И захлопнул дверь, что-то снова буркнув о врачихе. Все молчали и смотрели на меня. Я тоже молчал ошеломленно.

– Твое счастье, Мироныч, – хмуро и зло сказал мой сосед, – что ты – это ты, а то дали бы тебе сейчас оторваться, искал бы пятый угол до вечера.

– Что же они, суки, делают, как же его можно было к нам сажать, это же уголовное преступление по той же статье, – бормотал я, чтобы хоть что-нибудь говорить.

– А вчера и позавчера мы с ним все из одной кружки пили, – сказал кто-то.

– Да не убивайся ты, Мироныч, – добродушно сказал сосед. (Спасибо тебе, дружище, где ты, интересно, сейчас. Ломилось тебе лет восемь. Пьяный напарник вез тебя, пьяного куда сильней, на вашем тракторе, раздавил стоявший «запорожец» с мужем и женой, а тебя, когда все это увидел и отрезвел, посадил на свое место.) – Не убивайся. Мы с ним почти месяц сидели, на три дня бы раньше узнали – какая разница?

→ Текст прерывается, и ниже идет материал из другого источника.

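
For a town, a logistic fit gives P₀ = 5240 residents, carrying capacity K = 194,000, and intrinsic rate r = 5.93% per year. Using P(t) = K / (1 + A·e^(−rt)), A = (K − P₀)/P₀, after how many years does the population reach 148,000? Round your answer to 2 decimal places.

t ≈ 80.15 years

A = (194000 − 5240)/5240 = 36.0229
148000 = 194000/(1 + 36.0229·e^(−0.0593t)) → 1 + 36.0229·e^(−0.0593t) = 1.31081
e^(−0.0593t) = 0.008628 → t = ln(115.89977)/0.0593 = 4.75273/0.0593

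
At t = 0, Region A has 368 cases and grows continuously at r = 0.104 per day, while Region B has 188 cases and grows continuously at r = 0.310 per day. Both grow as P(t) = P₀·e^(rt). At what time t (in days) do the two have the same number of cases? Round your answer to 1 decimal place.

368·e^(0.104t) = 188·e^(0.31t)
368/188 = e^((0.31 − 0.104)t) → ln(1.95745) = 0.206·t
t = 0.67164 / 0.206

t ≈ 3.3 days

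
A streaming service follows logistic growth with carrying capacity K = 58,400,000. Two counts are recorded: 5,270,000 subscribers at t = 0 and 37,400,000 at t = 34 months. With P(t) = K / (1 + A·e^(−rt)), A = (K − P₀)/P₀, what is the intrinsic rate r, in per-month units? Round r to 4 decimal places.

r ≈ 0.0849 per month

A = (58400000 − 5270000)/5270000 = 10.08159
37400000 = 58400000/(1 + 10.08159·e^(−r·34)) → e^(−34r) = (1.5615 − 1)/10.08159 = 0.055695
r = −ln(0.055695)/34 = 2.88786/34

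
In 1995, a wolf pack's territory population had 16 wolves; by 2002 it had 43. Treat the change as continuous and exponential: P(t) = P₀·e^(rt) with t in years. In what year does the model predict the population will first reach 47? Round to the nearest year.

year 2003

r = ln(43/16) / 7 = 0.98861/7 ≈ 0.14123 per year
t = ln(47/16) / r = 1.07756/0.14123 ≈ 7.63 years after 1995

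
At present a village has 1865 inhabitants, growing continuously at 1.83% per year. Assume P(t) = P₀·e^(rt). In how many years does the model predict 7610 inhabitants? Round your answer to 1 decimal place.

7610 = 1865 · e^(0.0183·t)
t = ln(7610/1865) / 0.0183 = ln(4.08043) / 0.0183 = 1.4062 / 0.0183

t ≈ 76.8 years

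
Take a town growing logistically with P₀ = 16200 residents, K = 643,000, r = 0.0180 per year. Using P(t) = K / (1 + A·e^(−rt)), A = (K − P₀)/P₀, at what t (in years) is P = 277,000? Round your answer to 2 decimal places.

A = (643000 − 16200)/16200 = 38.69136
277000 = 643000/(1 + 38.69136·e^(−0.018t)) → 1 + 38.69136·e^(−0.018t) = 2.3213
e^(−0.018t) = 0.03415 → t = ln(29.2828)/0.018 = 3.377/0.018

t ≈ 187.61 years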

А они и вправду суки. Подумаешь – тюрьма переполнена. Положили бы в санчасти где-нибудь. Им, козлам, плевать на нас. Пронесет, бог даст, не заразимся.

Все в камере загалдели возмущенно, стали обсуждать, куда жаловаться и что за это будет (им, жалобщикам, а не начальству, с этой механикой уже все были знакомы), а я очень долго молча сидел и курил, обдумывая свой первый в заключении опыт соблюдения справедливости.

Грустная мудрость того встреченного ленинградца оправдалась на зоне, где один за другим были мне преподаны чрезвычайно наглядные уроки. Их героем оказался Писатель, я смотрел со стороны и ужасался – как бы это выразиться точней – краху гуманистического сознания. Нет, никаких особых трагедий не было, просто с четкостью взводимой пружины срабатывала логика непременного наказания за добро, отвечая той же мерзостью, что сменила гибельный кошмар былых лагерей грязным растлением человека в лагерях сегодняшних. Было так.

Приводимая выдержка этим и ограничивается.